Innovation has also come out at a time of widespread uncertainty. In Asia, Hang Seng Indexes has launched the Hang Seng Shanghai-Shenzhen-Hong Kong Innovative Drug Select 50 Index, which seeks to capitalise on pharmaceutical innovation. All constituents are listed in Shanghai, Shenzhen or Hong Kong, with the new index calculated and disseminated in real-time at two-second intervals.

Over in Europe, film production Barry Films and Swiss securitisation specialist Gentwo have joined efforts to structure a new actively managed certificate (AMC) which aims at capitalising opportunities around the demand for quality content due to the proliferation of ‘streamers’ such as Netflix, Amazon, HBO Max and Disney +. The AMCs are linked to different projects Barry Film has access to. They are open-ended with a one percent management fee, and a 10% performance fee for the production company.

Even if the world has come to a near standstill, people moves continue.

Natixis has reshuffled its senior management team following the departure of its head of global markets. Luc François, Natixis chief executive officer, Corporate & Investment Banking (CIB), Europe, Middle East & Africa (Emea) - excluding France, and head of global markets, has left the French bank. François has been replaced as global head of markets by Mohamed Kallala, global head of investment banking.

Former UBS Wealth Management senior executive Chi-Won Yoon has joined digital asset financial services and advisory company Diginex as chairman of Asia, based in Hong Kong. In France, Christophe Mianné has joined Cyrus Conseil as a chief executive officer working alongside Meyer Azogui, president of the group, ‘to bring a new dimension to the group and actively participate in the consolidation of the wealth management market’. Cyrus Conseil is one of the largest wealth managers in France and an active provider of structured products with 15 live structures in the France SRP database, according to SRP data.
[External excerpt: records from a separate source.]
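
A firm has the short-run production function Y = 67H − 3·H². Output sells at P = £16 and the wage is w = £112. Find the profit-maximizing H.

The marginal product of H is MP_H = 67 − 6H.
A price-taking firm hires until the value of the marginal product equals the wage: P·MP_H = w, so 16·(67 − 6H) = 112.
Then 67 − 6H = 7, giving H = 10.

H* = 10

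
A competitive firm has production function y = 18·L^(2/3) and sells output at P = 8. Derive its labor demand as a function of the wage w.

MP_L = (2/3)·18·L^(-1/3) = 12·L^(-1/3).
Setting P·MP_L = w: 96·L^(-1/3) = w.
Solving for L: L^(-1/3) = w/96, so L = (96/w)^(3).

L(w) = 884736/w³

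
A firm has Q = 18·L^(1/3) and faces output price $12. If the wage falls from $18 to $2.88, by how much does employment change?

From P·MP_L = w with MP_L = 6·L^(-2/3), the labor demand is L(w) = (72/w)^(3/2).
At w = 18: L = 8. At w = 2.88: L = 125.
ΔL = 125 − 8 = 117.

ΔL = 117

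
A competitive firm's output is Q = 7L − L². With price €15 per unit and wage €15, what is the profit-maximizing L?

L* = 3

The marginal product of L is MP_L = 7 − 2L.
A price-taking firm hires until the value of the marginal product equals the wage: P·MP_L = w, so 15·(7 − 2L) = 15.
Then 7 − 2L = 1, giving L = 3.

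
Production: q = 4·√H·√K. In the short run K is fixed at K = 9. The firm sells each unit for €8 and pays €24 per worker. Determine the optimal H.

With K = 9, MP_H = (1/2)·4·H^(-1/2)·9^(1/2) = 6·H^(-1/2).
Profit maximization for a price taker requires P·MP_H = w: 8·6·H^(-1/2) = 24.
So H^(-1/2) = 0.5, which gives H = 4.

H* = 4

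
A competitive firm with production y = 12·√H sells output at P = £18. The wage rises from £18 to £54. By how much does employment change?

From P·MP_H = w with MP_H = 6·H^(-1/2), the labor demand is H(w) = (108/w)^(2).
At w = 18: H = 36. At w = 54: H = 4.
ΔH = 4 − 36 = -32.

ΔH = -32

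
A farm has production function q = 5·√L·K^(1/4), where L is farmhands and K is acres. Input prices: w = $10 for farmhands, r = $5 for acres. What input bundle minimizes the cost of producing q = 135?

L* = 81, K* = 81

Cost minimization requires the marginal rate of technical substitution to equal the input-price ratio: MP_L/MP_K = w/r.
Here MP_L/MP_K = (1/2)·(K/L)/(1/4) = 2·(K/L). Setting this equal to 10/5 = 2 gives K = L.
Substituting into q = 135: 5·L^(1/2)·(L)^(1/4) = 135.
Solving, L = 81 and K = 81.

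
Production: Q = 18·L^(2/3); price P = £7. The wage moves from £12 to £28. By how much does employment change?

ΔL = -316

From P·MP_L = w with MP_L = 12·L^(-1/3), the labor demand is L(w) = (84/w)^(3).
At w = 12: L = 343. At w = 28: L = 27.
ΔL = 27 − 343 = -316.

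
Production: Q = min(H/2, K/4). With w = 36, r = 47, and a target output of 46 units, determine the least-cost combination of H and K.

H* = 92, K* = 184

With a fixed-proportions technology, the cost-minimizing bundle uses no slack in either input: H/2 = K/4 = Q.
So H = 2·46 = 92 and K = 4·46 = 184.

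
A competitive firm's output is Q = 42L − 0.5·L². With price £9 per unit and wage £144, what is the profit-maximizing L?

The marginal product of L is MP_L = 42 − L.
A price-taking firm hires until the value of the marginal product equals the wage: P·MP_L = w, so 9·(42 − L) = 144.
Then 42 − L = 16, giving L = 26.

L* = 26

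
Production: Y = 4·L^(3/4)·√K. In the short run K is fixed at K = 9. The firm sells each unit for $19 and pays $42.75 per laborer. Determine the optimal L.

With K = 9, MP_L = (3/4)·4·L^(-1/4)·9^(1/2) = 9·L^(-1/4).
Profit maximization for a price taker requires P·MP_L = w: 19·9·L^(-1/4) = 42.75.
So L^(-1/4) = 0.25, which gives L = 256.

L* = 256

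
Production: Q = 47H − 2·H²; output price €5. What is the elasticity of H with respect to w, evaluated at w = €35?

From P·MP_H = w with MP_H = 47 − 4H, labor demand is H(w) = (47 − w/5)/4.
dH/dw = −1/(20) = -0.05.
At w = 35, H = 10, so ε = (dH/dw)·(w/H) = (-0.05)·(35/10) = -0.175.

ε = -0.175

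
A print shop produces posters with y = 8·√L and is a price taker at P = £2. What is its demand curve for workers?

MP_L = (1/2)·8·L^(-1/2) = 4·L^(-1/2).
Setting P·MP_L = w: 8·L^(-1/2) = w.
Solving for L: L^(-1/2) = w/8, so L = (8/w)^(2).

L(w) = 64/w²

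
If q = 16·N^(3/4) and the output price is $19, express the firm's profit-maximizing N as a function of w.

MP_N = (3/4)·16·N^(-1/4) = 12·N^(-1/4).
Setting P·MP_N = w: 228·N^(-1/4) = w.
Solving for N: N^(-1/4) = w/228, so N = (228/w)^(4).

N(w) = (228/w)^(4)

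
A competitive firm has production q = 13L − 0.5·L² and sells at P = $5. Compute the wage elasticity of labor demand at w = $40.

From P·MP_L = w with MP_L = 13 − L, labor demand is L(w) = 13 − w/5.
dL/dw = −1/(5) = -0.2.
At w = 40, L = 5, so ε = (dL/dw)·(w/L) = (-0.2)·(40/5) = -1.6.

ε = -1.6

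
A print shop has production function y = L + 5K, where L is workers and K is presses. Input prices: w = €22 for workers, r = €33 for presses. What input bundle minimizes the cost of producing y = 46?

L* = 0, K* = 9.2

The inputs are perfect substitutes, so the firm uses whichever has the lower cost per unit of output.
Cost per unit of output via L is 22; via K it is 6.6. K is cheaper.
Producing y = 46 with K alone: L = 0, K = 9.2.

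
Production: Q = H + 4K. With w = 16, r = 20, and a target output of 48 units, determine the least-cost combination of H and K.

H* = 0, K* = 12

The inputs are perfect substitutes, so the firm uses whichever has the lower cost per unit of output.
Cost per unit of output via H is 16; via K it is 5. K is cheaper.
Producing Q = 48 with K alone: H = 0, K = 12.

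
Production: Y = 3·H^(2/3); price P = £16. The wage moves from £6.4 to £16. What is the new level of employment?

H* = 8

From P·MP_H = w with MP_H = 2·H^(-1/3), the labor demand is H(w) = (32/w)^(3).
At w = 6.4: H = 125. At w = 16: H = 8.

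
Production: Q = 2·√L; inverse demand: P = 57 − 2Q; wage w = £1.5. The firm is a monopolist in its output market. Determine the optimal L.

Marginal revenue from the inverse demand is MR = 57 − 4Q.
The marginal product is MP_L = L^(-1/2).
A monopolist hires until marginal revenue product equals the wage: MR·MP_L = w.
At L, Q = 2·√L. Substituting and solving: (57 − 8·√L)·L^(-1/2) = 1.5 gives L = 36.

L* = 36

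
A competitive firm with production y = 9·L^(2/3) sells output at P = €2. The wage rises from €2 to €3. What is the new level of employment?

L* = 64

From P·MP_L = w with MP_L = 6·L^(-1/3), the labor demand is L(w) = (12/w)^(3).
At w = 2: L = 216. At w = 3: L = 64.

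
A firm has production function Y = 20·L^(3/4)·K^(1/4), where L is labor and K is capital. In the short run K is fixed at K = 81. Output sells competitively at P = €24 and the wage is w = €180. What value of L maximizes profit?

With K = 81, MP_L = (3/4)·20·L^(-1/4)·81^(1/4) = 45·L^(-1/4).
Profit maximization for a price taker requires P·MP_L = w: 24·45·L^(-1/4) = 180.
So L^(-1/4) = 1/6, which gives L = 1296.

L* = 1296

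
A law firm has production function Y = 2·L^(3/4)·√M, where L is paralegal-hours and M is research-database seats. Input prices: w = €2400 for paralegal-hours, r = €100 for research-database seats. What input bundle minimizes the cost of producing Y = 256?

L* = 16, M* = 256

Cost minimization requires the marginal rate of technical substitution to equal the input-price ratio: MP_L/MP_M = w/r.
Here MP_L/MP_M = (3/4)·(M/L)/(1/2) = 1.5·(M/L). Setting this equal to 2400/100 = 24 gives M = 16L.
Substituting into Y = 256: 2·L^(3/4)·(16L)^(1/2) = 256.
Solving, L = 16 and M = 256.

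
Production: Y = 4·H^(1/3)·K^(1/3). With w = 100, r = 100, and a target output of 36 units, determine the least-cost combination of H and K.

Cost minimization requires the marginal rate of technical substitution to equal the input-price ratio: MP_H/MP_K = w/r.
Here MP_H/MP_K = (1/3)·(K/H)/(1/3) = (K/H). Setting this equal to 100/100 = 1 gives K = H.
Substituting into Y = 36: 4·H^(1/3)·(H)^(1/3) = 36.
Solving, H = 27 and K = 27.

H* = 27, K* = 27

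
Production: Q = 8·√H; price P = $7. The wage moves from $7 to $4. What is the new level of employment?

H* = 49

From P·MP_H = w with MP_H = 4·H^(-1/2), the labor demand is H(w) = (28/w)^(2).
At w = 7: H = 16. At w = 4: H = 49.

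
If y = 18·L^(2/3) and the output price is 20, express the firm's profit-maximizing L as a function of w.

L(w) = (240/w)^(3)

MP_L = (2/3)·18·L^(-1/3) = 12·L^(-1/3).
Setting P·MP_L = w: 240·L^(-1/3) = w.
Solving for L: L^(-1/3) = w/240, so L = (240/w)^(3).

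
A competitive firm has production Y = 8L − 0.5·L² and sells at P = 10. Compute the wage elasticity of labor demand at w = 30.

ε = -0.6

From P·MP_L = w with MP_L = 8 − L, labor demand is L(w) = 8 − w/10.
dL/dw = −1/(10) = -0.1.
At w = 30, L = 5, so ε = (dL/dw)·(w/L) = (-0.1)·(30/5) = -0.6.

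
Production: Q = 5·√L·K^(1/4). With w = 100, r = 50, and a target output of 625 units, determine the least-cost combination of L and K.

L* = 625, K* = 625

Cost minimization requires the marginal rate of technical substitution to equal the input-price ratio: MP_L/MP_K = w/r.
Here MP_L/MP_K = (1/2)·(K/L)/(1/4) = 2·(K/L). Setting this equal to 100/50 = 2 gives K = L.
Substituting into Q = 625: 5·L^(1/2)·(L)^(1/4) = 625.
Solving, L = 625 and K = 625.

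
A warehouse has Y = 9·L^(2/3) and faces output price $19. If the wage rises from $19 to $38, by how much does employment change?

ΔL = -189

From P·MP_L = w with MP_L = 6·L^(-1/3), the labor demand is L(w) = (114/w)^(3).
At w = 19: L = 216. At w = 38: L = 27.
ΔL = 27 − 216 = -189.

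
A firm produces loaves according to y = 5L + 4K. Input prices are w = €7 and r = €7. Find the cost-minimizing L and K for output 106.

The inputs are perfect substitutes, so the firm uses whichever has the lower cost per unit of output.
Cost per unit of output via L is w/5 = 1.4; via K it is r/4 = 1.75. L is cheaper.
Producing y = 106 with L alone: L = 21.2, K = 0.

L* = 21.2, K* = 0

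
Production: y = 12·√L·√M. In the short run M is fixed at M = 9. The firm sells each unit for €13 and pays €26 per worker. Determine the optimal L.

L* = 81

With M = 9, MP_L = (1/2)·12·L^(-1/2)·9^(1/2) = 18·L^(-1/2).
Profit maximization for a price taker requires P·MP_L = w: 13·18·L^(-1/2) = 26.
So L^(-1/2) = 1/9, which gives L = 81.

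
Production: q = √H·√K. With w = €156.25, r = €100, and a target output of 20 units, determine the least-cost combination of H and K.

Cost minimization requires the marginal rate of technical substitution to equal the input-price ratio: MP_H/MP_K = w/r.
Here MP_H/MP_K = (1/2)·(K/H)/(1/2) = (K/H). Setting this equal to 156.25/100 = 1.5625 gives K = 1.5625H.
Substituting into q = 20: H^(1/2)·(1.5625H)^(1/2) = 20.
Solving, H = 16 and K = 25.

H* = 16, K* = 25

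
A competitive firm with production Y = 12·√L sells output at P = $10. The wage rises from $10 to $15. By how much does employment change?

ΔL = -20

From P·MP_L = w with MP_L = 6·L^(-1/2), the labor demand is L(w) = (60/w)^(2).
At w = 10: L = 36. At w = 15: L = 16.
ΔL = 16 − 36 = -20.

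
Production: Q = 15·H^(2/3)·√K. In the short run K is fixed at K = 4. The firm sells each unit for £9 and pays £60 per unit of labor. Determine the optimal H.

With K = 4, MP_H = (2/3)·15·H^(-1/3)·4^(1/2) = 20·H^(-1/3).
Profit maximization for a price taker requires P·MP_H = w: 9·20·H^(-1/3) = 60.
So H^(-1/3) = 1/3, which gives H = 27.

H* = 27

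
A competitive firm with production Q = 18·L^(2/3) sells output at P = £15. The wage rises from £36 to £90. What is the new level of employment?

From P·MP_L = w with MP_L = 12·L^(-1/3), the labor demand is L(w) = (180/w)^(3).
At w = 36: L = 125. At w = 90: L = 8.

L* = 8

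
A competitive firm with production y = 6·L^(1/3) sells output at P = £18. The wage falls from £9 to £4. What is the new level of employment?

L* = 27

From P·MP_L = w with MP_L = 2·L^(-2/3), the labor demand is L(w) = (36/w)^(3/2).
At w = 9: L = 8. At w = 4: L = 27.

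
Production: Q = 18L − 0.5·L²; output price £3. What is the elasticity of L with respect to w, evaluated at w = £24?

From P·MP_L = w with MP_L = 18 − L, labor demand is L(w) = 18 − w/3.
dL/dw = −1/(3) = -1/3.
At w = 24, L = 10, so ε = (dL/dw)·(w/L) = (-1/3)·(24/10) = -0.8.

ε = -0.8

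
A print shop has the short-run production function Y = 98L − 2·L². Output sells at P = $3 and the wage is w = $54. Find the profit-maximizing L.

L* = 20

The marginal product of L is MP_L = 98 − 4L.
A price-taking firm hires until the value of the marginal product equals the wage: P·MP_L = w, so 3·(98 − 4L) = 54.
Then 98 − 4L = 18, giving L = 20.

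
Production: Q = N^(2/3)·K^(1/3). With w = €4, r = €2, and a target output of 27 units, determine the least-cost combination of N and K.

Cost minimization requires the marginal rate of technical substitution to equal the input-price ratio: MP_N/MP_K = w/r.
Here MP_N/MP_K = (2/3)·(K/N)/(1/3) = 2·(K/N). Setting this equal to 4/2 = 2 gives K = N.
Substituting into Q = 27: N^(2/3)·(N)^(1/3) = 27.
Solving, N = 27 and K = 27.

N* = 27, K* = 27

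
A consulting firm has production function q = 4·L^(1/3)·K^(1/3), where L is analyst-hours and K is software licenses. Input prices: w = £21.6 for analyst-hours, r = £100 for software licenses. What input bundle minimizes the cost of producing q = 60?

L* = 125, K* = 27

Cost minimization requires the marginal rate of technical substitution to equal the input-price ratio: MP_L/MP_K = w/r.
Here MP_L/MP_K = (1/3)·(K/L)/(1/3) = (K/L). Setting this equal to 21.6/100 = 0.216 gives K = 0.216L.
Substituting into q = 60: 4·L^(1/3)·(0.216L)^(1/3) = 60.
Solving, L = 125 and K = 27.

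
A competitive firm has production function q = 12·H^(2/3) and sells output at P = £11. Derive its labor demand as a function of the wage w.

H(w) = 681472/w³

MP_H = (2/3)·12·H^(-1/3) = 8·H^(-1/3).
Setting P·MP_H = w: 88·H^(-1/3) = w.
Solving for H: H^(-1/3) = w/88, so H = (88/w)^(3).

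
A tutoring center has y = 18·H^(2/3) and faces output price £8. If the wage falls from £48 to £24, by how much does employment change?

ΔH = 56

From P·MP_H = w with MP_H = 12·H^(-1/3), the labor demand is H(w) = (96/w)^(3).
At w = 48: H = 8. At w = 24: H = 64.
ΔH = 64 − 8 = 56.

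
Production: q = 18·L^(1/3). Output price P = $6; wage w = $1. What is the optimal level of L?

L* = 216

MP_L = (1/3)·18·L^(-2/3) = 6·L^(-2/3).
Profit maximization for a price taker requires P·MP_L = w: 6·6·L^(-2/3) = 1.
So L^(-2/3) = 1/36, which gives L = 216.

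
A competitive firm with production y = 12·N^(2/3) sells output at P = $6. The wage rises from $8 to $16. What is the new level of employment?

N* = 27

From P·MP_N = w with MP_N = 8·N^(-1/3), the labor demand is N(w) = (48/w)^(3).
At w = 8: N = 216. At w = 16: N = 27.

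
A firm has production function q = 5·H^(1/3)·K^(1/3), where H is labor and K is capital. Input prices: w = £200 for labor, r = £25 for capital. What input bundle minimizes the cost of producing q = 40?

H* = 8, K* = 64

Cost minimization requires the marginal rate of technical substitution to equal the input-price ratio: MP_H/MP_K = w/r.
Here MP_H/MP_K = (1/3)·(K/H)/(1/3) = (K/H). Setting this equal to 200/25 = 8 gives K = 8H.
Substituting into q = 40: 5·H^(1/3)·(8H)^(1/3) = 40.
Solving, H = 8 and K = 64.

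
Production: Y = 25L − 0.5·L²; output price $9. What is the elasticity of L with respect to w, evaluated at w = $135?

From P·MP_L = w with MP_L = 25 − L, labor demand is L(w) = 25 − w/9.
dL/dw = −1/(9) = -1/9.
At w = 135, L = 10, so ε = (dL/dw)·(w/L) = (-1/9)·(135/10) = -1.5.

ε = -1.5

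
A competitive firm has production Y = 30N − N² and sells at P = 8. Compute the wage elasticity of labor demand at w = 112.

ε = -0.875

From P·MP_N = w with MP_N = 30 − 2N, labor demand is N(w) = (30 − w/8)/2.
dN/dw = −1/(16) = -0.0625.
At w = 112, N = 8, so ε = (dN/dw)·(w/N) = (-0.0625)·(112/8) = -0.875.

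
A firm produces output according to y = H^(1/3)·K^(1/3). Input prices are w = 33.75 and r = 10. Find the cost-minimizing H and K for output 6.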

One of SRP’s most read stories last week was an interview with Guillaume Arnaud, head of quantitative investment solutions at Société Générale, who discussed the practical applications of these strategies in the market and how they reached the retail space.

He told SRP that many investors are keen to get involved in designing their own investment strategies but somehow limited by their execution capabilities. “This is where we see some growth potential, giving those investors access to our backtesting tools, execution capabilities and rebalancing platform for them to implement their IP,” he said.